As traders and analysts alike await the NFP final figure for January, President Obama declared that “The time for talk is over, the time for action is now,” while referring to the $900 Billion Stimulus package he proposes and expects to be approved before February 16th. One of the points of contention is the size of the package, and if Republicans have their way it would be greatly reduced to something like $700 Billion. As Senators from both parties negotiate a common ground statements are fired from both camps.
The ECB held rates at 2.00% in line with expectations that Trichet and Co. would not cut while the Bank of England slashed rates by 50 basis points to reach 1.00% as European and the UK’s economic data weakened the outlook across the Atlantic. The European Central bank has signaled a possible 25 basis point cut in March, but warns that it is not seeking a zero interest rate policy.
The US$ is mixed in the O/N trading session. Currently it is higher against 9 of the 16 most actively traded currencies, in a ‘whippy’ trading range.
Jobless claims rose to a 26th year high as the US economy continues to sink deeper into recession. Unemployment benefits rose 35k to 626k in January above analysts expectations According to the ADP report Companies cut -522k jobs last month after a dismal holiday sales season. The drop was less than analysts had anticipated (-528k) and followed a revised cut of -659k (-693k) for Dec. It is worth noting that ADP revised its methodology last year to try and eliminate the wide spread between its calculations and the NFP payroll numbers. Regardless of the final figure, what its worrisome is the lack of hiring and new job openings which is a trend that will continue well into 2009.
The US$ currently is higher against the EUR -0.02%, JPY -0.13%, and CHF -0.07% and lower against GBP -055%. The commodity currencies are mixed this morning, CAD -0.68% and AUD +0.49%. The loonie remained little changed despite an appetite for the currency on the back of some M&A requirements coupled with commodities remaining better bid all day. Risk aversion trading strategies continues to dominate the currency’s value, as investors seek a percentage of safer heaven assets rather than higher yielding commodity currencies in abundance. Pessimism expressed in lower equity markets has nervous investors unsettled about wagering the ‘farm’. North American employment data at the end of this week will provide a directional play, but until then, flows and sentiment will dictate an erratic path. In this current market mood, traders are content in buying USD on pull backs.

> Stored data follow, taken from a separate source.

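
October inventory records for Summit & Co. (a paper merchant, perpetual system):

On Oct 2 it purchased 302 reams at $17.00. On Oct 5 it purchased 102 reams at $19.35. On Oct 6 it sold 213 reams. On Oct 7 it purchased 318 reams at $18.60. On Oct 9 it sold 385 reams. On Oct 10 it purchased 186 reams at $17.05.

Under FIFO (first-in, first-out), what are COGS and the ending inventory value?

Oct 6, 213 sold [FIFO — oldest first]: 213 @ $17.00 = $3,621.00
Oct 9, 385 sold [FIFO — oldest first]: 89 @ $17.00 + 102 @ $19.35 + 194 @ $18.60 = $7,095.10
Total COGS = $3,621.00 + $7,095.10 = $10,716.10
Ending inventory: 124 @ $18.60 + 186 @ $17.05 = $5,477.70

COGS = $10,716.10; ending inventory = $5,477.70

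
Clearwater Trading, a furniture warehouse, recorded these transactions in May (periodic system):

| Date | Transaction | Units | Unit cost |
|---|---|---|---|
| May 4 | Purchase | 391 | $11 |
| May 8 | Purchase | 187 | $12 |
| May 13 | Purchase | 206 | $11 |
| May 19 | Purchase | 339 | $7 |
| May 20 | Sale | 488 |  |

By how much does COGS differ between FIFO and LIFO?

FIFO COGS: 391 @ $11 + 97 @ $12 = $5,465
LIFO COGS: 339 @ $7 + 149 @ $11 = $4,012
Difference = |$5,465 − $4,012| = $1,453

$1,453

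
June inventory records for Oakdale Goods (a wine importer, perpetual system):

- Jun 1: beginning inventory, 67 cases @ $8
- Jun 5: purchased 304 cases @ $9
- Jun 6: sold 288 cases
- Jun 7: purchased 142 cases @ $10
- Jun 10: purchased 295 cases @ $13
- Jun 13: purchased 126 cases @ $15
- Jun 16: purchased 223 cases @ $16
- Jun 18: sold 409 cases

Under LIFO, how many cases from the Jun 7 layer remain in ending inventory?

142

Jun 6, 288 sold [LIFO — newest first]: 288 @ $9 = $2,592
Jun 18, 409 sold [LIFO — newest first]: 223 @ $16 + 126 @ $15 + 60 @ $13 = $6,238
Total COGS = $2,592 + $6,238 = $8,830
Ending inventory: 67 @ $8 + 16 @ $9 + 142 @ $10 + 235 @ $13 = $5,155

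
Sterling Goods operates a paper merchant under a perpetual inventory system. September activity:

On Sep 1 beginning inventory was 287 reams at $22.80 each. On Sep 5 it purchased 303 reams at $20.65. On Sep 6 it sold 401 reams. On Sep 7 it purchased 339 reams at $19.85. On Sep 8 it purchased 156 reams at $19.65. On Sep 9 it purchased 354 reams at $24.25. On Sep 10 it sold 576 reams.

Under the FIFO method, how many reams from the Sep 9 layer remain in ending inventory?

354

Sep 6, 401 sold [FIFO — oldest first]: 287 @ $22.80 + 114 @ $20.65 = $8,897.70
Sep 10, 576 sold [FIFO — oldest first]: 189 @ $20.65 + 339 @ $19.85 + 48 @ $19.65 = $11,575.20
Total COGS = $8,897.70 + $11,575.20 = $20,472.90
Ending inventory: 108 @ $19.65 + 354 @ $24.25 = $10,706.70
Check: goods available $31,179.60 = COGS $20,472.90 + ending $10,706.70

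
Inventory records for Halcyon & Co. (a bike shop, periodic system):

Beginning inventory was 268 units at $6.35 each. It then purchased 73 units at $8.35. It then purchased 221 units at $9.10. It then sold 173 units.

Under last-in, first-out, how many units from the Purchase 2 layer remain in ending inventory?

Sale 1 (173) [LIFO — newest first]: 173 @ $9.10 = $1,574.30
Ending inventory: 268 @ $6.35 + 73 @ $8.35 + 48 @ $9.10 = $2,748.15
Check: goods available $4,322.45 = COGS $1,574.30 + ending $2,748.15

48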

The AUD (0.6586) had the first positive week in 2009 helped by the rise in commodities and stability in the World’s Capital Markets. The currency pared some gains later in the day as the RBA lowered Australia’s growth forecasts to just 0.25% this year.
Crude is lower O/N ($40.20 down -235c). Crude depreciated after lower demand for Energy in the US and signs that the OPEC production cut is not being carried out by all members, which will result in higher production than expected. OPEC production averaged +28.57m barrels a, down -3.5% from Dec. According to refiners, both the UAE and Qatar will expand on crude shipments in Mar. Is the market slowly buying into this development or wishful thinking on the bull’s behalf? Saudi Arabian Oil Co., (the world’s largest state-owned) has raised the official selling prices for all of the crude types that it will export to customers next month. Continuous negative global data is impeding the medium term strength of any rally. Capital markets require stronger evidence for sustainability. Technically speaking we continue to gyrate around the $40 mark, and it’s a coin toss for any directional play at the moment. Oil is still down 73% from the high printed in July last year.
Gold ($914) has benefited strongly from the speculation that government spending will boost economies and lead to inflation, making the metal an alternative investment to hedge against it.
The Nikkei closed 8,076 up 126. The DAX index in Europe was at 4,551 up 40.84; the FTSE (UK) currently is 4,258 up 0.69 The early call for the open of key US indices is higher. The 10-year Treasury yields backed up 2bp yesterday (2.88%). As the Capital Markets around the world appear optimistic about the US government stimulus package and proposed accounted changes, Financials seemed to have gained the most as some confidence has returned to the industry. The impact that NFP will have on the market remains to be seen as it is already discounted that the US Economy will lose over 500,000 jobs. It only remains to measure if the figure is below or above expectations by tens of thousands.